PTCOG 48. Meeting of the Particle Therapy Co-Operative Group. Heidelberg, 28.09.-03.10.2009. Düsseldorf: German Medical Science GMS Publishing House; 2009. Doc09ptcog071

DOI: 10.3205/09ptcog071, URN: urn:nbn:de:0183-09ptcog0717

Published: September 24, 2009

© 2009 Gottschalk.
This is an Open Access article distributed under the terms of the Creative Commons Attribution License ( You are free: to Share – to copy, distribute and transmit the work, provided the original author and source are credited.



Moliere theory predicts accurately the total multiple scattering in a slab of arbitrary thickness, without using the concept of scattering power T=d<theta2>/dx. However, some such concept (local rate of change) is needed for any nontrivial transport calculation, whether deterministic or Monte-Carlo. Therefore we are motivated to find an approximate integrable differential description of Moliere theory.

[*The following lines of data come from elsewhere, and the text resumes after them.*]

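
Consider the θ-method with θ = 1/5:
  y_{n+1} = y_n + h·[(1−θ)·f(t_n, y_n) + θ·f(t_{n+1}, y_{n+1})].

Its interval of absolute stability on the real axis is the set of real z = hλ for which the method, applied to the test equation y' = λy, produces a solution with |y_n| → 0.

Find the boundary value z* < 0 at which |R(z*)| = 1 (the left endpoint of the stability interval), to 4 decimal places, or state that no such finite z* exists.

Set f=λy, z=hλ:
  y_{n+1} = y_n + z·[4/5·y_n + 1/5·y_{n+1}] ⇒ (1 − 1/5z)y_{n+1} = (1 + 4/5z)y_n
  ⇒ R(z) = (1 + 4/5z)/(1 − 1/5z).

Need |R(x)|<1, x<0.
x=-0.86: |R|=0.2662
R=−1: 1+4/5x = −1+1/5x ⇒ -3/5x=2 ⇒ x=2/(-3/5)=-3.3333
Confirm numerically:
  x=-2.541: |R|=0.68479 <1
  x=-1.876: |R|=0.36417 <1
  x=-1.472: |R|=0.13721 <1
  x=-3.772: |R|=1.15002 >1
  x=-3.617: |R|=1.09876 >1
  x=-3.554: |R|=1.07739 >1
So |R|<1 on (-3.3333, 0).

left endpoint -3.3333.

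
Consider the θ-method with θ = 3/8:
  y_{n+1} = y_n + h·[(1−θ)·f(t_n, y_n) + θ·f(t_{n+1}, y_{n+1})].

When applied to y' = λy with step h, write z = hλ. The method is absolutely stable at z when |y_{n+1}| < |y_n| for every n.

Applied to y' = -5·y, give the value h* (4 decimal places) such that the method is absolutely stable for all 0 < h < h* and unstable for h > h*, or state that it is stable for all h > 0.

Test eqn y'=λy, z=hλ:
  y_{n+1} = y_n + z·[5/8·y_n + 3/8·y_{n+1}] ⇒ (1 − 3/8z)y_{n+1} = (1 + 5/8z)y_n
  ⇒ R(z) = (1 + 5/8z)/(1 − 3/8z).

Boundary: |R(x)|=1, x<0.
x=-1.78: |R|=0.0675
R=−1: 1+5/8x = −1+3/8x ⇒ -1/4x=2 ⇒ x=2/(-1/4)=-8.0000
Confirm numerically:
  x=-7.604: |R|=0.97430 <1
  x=-6.112: |R|=0.85662 <1
  x=-5.986: |R|=0.84483 <1
  x=-5.554: |R|=0.80164 <1
  x=-8.511: |R|=1.03048 >1
  x=-8.396: |R|=1.02386 >1
  x=-8.196: |R|=1.01203 >1
Stable set (-8.0000, 0).

(-8.0000,0); λ=-5 ⇒ h* = (8)/5 = 1.6000.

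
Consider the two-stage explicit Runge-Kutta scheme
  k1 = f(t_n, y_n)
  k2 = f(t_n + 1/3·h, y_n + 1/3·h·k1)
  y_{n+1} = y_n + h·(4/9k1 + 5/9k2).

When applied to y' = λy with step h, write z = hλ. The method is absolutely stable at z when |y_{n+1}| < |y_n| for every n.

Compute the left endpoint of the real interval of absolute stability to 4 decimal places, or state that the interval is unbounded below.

left endpoint -5.4000.

Set f=λy, z=hλ:
  k1=λy_n ⇒ h·k1=z·y_n;  k2=λ(1+1/3z)y_n ⇒ h·k2=z(1+1/3z)y_n
  y_{n+1}/y_n = 1 + 4/9z + 5/9z(1+1/3z) = 1 + z + 5/27z²
  Hence R(z) = 1 + z + 5/27z².

Find x<0 with |R(x)|<1.
x=-0.74: |R|=0.3614
R=1: x+5/27x²=0 ⇒ x=−27/5=-5.4000; min R=1−1/(4·5/27)=-0.3500>−1
Confirm numerically:
  x=-4.457: |R|=0.22168 <1
  x=-2.723: |R|=0.34990 <1
  x=-2.711: |R|=0.34998 <1
  x=-2.337: |R|=0.32560 <1
  x=-5.885: |R|=1.52856 >1
  x=-5.663: |R|=1.27581 >1
  x=-5.623: |R|=1.23221 >1
So |R|<1 on (-5.4000, 0).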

Well known formulas for T that depend only on local variables at x (kinetic energy and material properties), when integrated, do not give the correct total <theta2> because they ignore the single scattering correction (SSC), the effect on T of the increasing dominance of the Gaussian core over the single scattering tail of the multiple scattering angular distribution.

Recently two nonlocal formulas have been proposed which do considerably better. The first, by Schneider et al, parametrizes the SSC for mixed slabs in terms of a generalized normalized depth variable. The second, by Kanematsu, uses an auxiliary "radiative pathlength" integral. We propose a third nonlocal formula which corresponds still more closely to Moliere theory. It parametrizes the SSC in terms of the logarithm of the decrease in the kinematic factor pv from the stack entry to the point of interest.

We will derive the formula, demonstrate its accuracy in the single slab case (the only case for which extensive experimental data exist), and discuss the kinds of transport calculations for which the improvement does or does not matter. One in particular, the upstream modulator problem in passive beam line design, provides a good way of discriminating between the six existing formulas for T experimentally.

The derivation and discussion are carried out for protons, where multiple scattring is more of a problem, but generalization to heavier ions is trivial.